Atos 6:13. E apresentaram falsas testemunhas, que disseram: Este homem não cessa de proferir palavras blasfemas contra este santo lugar e contra a Lei,
“Eles apresentaram falsas testemunhas”, ou seja, pessoas que atribuíram a Estêvão coisas que ele realmente não disse, distorcendo suas palavras.
“Ele, talvez, falou muito francamente e falou sobre a abolição da lei, ou, mais precisamente, ele não falou, mas insinuou, porque se ele tivesse falado claramente, então esses “alguns” não precisariam de falsas testemunhas” (bem-aventurado Teofilato).
“contra este lugar santo” – κατὰ τοῦ τοπου τοῦ ἁγίου καὶ τοῦ νόμου·, ou seja, o templo de Jerusalém “e contra a lei”, ou seja, a Lei Mosaica, o fundamento de toda a vida do Antigo Testamento.
Assim como durante a condenação do Senhor Jesus, as falsas testemunhas interpretaram mal uma de Suas sentenças sobre a destruição do templo (Mt 26:61; cf. Jo 2:19) para apresentá-Lo como um blasfemador, assim agora as falsas testemunhas contra Estêvão provavelmente interpretaram algumas de suas palavras onde ele falava da ação transformadora do cristianismo em relação ao Antigo Testamento. Isso se tornou provável em suas disputas com os helenistas, e aconteceu mais de uma vez (“não cessa”).
Atos 6:14. porque nós o ouvimos dizer que Jesus de Nazaré destruirá este lugar e mudará os costumes que Moisés nos transmitiu.
“nós o ouvimos dizer…”, ἀκηκόαμεν γὰρ αὐτοῦ λέγοντος, Nós o ouvimos dizer que… - mas as palavras seguintes não são realmente de Estêvão, mas foram colocadas em sua boca pelas falsas testemunhas e interpretadas por elas à sua própria maneira.
“Jesus de Nazaré…”, no texto grego e eslavo com a adição do desdenhoso “Ele” (οὗτος).

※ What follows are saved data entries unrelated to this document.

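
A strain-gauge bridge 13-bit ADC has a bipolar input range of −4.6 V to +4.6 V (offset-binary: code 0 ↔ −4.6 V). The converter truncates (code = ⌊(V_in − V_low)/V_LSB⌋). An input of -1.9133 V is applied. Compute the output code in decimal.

Full-scale span = 9.2 V; LSB = 9.2/2^13 = 1.123 mV.
(V_in − V_low)/LSB = (-1.9133 − (−4.6)) / 0.00112305 = 2392.331.
⌊·⌋(2392.331) = 2392.

code 2392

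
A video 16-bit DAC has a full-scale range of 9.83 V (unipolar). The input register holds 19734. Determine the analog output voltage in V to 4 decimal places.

LSB = 9.83 V / 2^16 = 149.99 µV.
V_out = 0 + 19734 × 0.000149994 V = 2.95998 V.

2.9600 V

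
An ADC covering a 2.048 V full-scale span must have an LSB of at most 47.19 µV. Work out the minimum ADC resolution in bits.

Number of steps required ≥ 2.048 V / 47.19 µV = 43399.03.
Need 2^N ≥ 43399.03; 2^15 = 32768, 2^16 = 65536.
Minimum N = 16.

16 bits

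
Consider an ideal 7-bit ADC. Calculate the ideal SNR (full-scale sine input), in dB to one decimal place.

43.9 dB

SNR ≈ 6.02·N + 1.76 dB = 6.02·7 + 1.76 = 43.90 dB.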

Ações. 6:15. E todos os que estavam assentados no Sinédrio olharam para ele e viram que o seu rosto era como o rosto de um anjo.
“Eles viram que seu rosto era como o rosto de um anjo.” Isso era ainda mais surpreendente, ainda mais anormal para um réu comum, que alguém esperaria ver assustado, desesperado ou pelo menos no humor hostil de um homem ofendido por calúnia.

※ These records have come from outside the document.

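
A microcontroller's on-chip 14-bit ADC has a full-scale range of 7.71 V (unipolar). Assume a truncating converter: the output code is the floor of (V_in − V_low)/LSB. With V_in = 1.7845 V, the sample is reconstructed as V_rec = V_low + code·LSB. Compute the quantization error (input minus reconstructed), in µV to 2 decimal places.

Step size: 7.71 V ÷ 2^14 = 470.58 µV.
(1.7845 − 0)/0.000470581 = 3792.1204; ⌊·⌋ gives code 3792.
Reconstructed: 1.7844434 V.
Difference: 5.66406e-05 V → 56.64 µV.

56.64 µV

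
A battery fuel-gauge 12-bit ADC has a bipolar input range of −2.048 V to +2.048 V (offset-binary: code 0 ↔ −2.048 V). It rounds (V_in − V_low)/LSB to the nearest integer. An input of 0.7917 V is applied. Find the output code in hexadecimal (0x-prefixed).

code 0xB18 (decimal 2840)

With 4096 levels over 4.096 V, one step is 1.000 mV.
(V_in − V_low)/LSB = (0.7917 − (−2.048)) / 0.001 = 2839.700.
Round → code 2840.
In hexadecimal (0x-prefixed): 0xB18.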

Cheio de sentimentos inteiramente outros, a alma pura de Estêvão deu ao seu semblante uma calma viril e uma vitalidade triunfante, que contrastava com a atmosfera dos acusadores, com sua malícia e fúria, e transmitiu ao seu semblante jovem uma luz e uma agradabilidade verdadeiramente angelicais. Se antes Estêvão estava cheio de um poder especial do Espírito Santo (Atos 6:8), então neste momento decisivo e solene para ele, ele foi, sem dúvida, agraciado com uma iluminação especial do Espírito de Deus, que transformou sua própria aparência em uma angelical.

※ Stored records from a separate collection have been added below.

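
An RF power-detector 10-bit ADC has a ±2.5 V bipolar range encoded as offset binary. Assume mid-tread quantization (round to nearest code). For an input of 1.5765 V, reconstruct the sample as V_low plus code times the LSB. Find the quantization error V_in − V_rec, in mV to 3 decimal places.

Step size: 5 V ÷ 2^10 = 4.883 mV.
Scaled input = 834.8672 LSBs, so code = 835.
Reconstructed: 1.5771484 V.
Difference: -0.000648438 V → -0.648 mV.

-0.648 mV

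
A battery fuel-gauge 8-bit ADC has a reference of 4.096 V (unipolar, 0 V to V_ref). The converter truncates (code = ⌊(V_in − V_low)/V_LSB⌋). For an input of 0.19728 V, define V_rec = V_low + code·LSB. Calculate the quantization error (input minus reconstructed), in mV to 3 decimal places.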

Foto ilustrativa: Ícone ortodoxo “Martírio de Santo Estêvão”. – O local do martírio de Santo Arquidiácono Estêvão é tradicionalmente identificado como sendo próximo ao Portão de Damasco em Jerusalém, onde hoje há uma igreja dedicada ao diácono martirizado. Os cristãos imediatamente sentiram uma grande devoção a Santo Estêvão, uma devoção que só cresceu quando suas relíquias foram redescobertas no início do século V. Sua vida e martírio são retratados em inúmeras obras de arte. Estêvão é tradicionalmente retratado com a palma do martírio, ou com pedras que mostram como ele morreu.
Fonte em russo: Bíblia Explicativa, ou Comentários sobre todos os livros das Sagradas Escrituras do Antigo e do Novo Testamento: Em 7 volumes / Ed. prof. AP Lopukhin. –Ed. 4º. – Moscou: Dar, 2009, 1232 pp.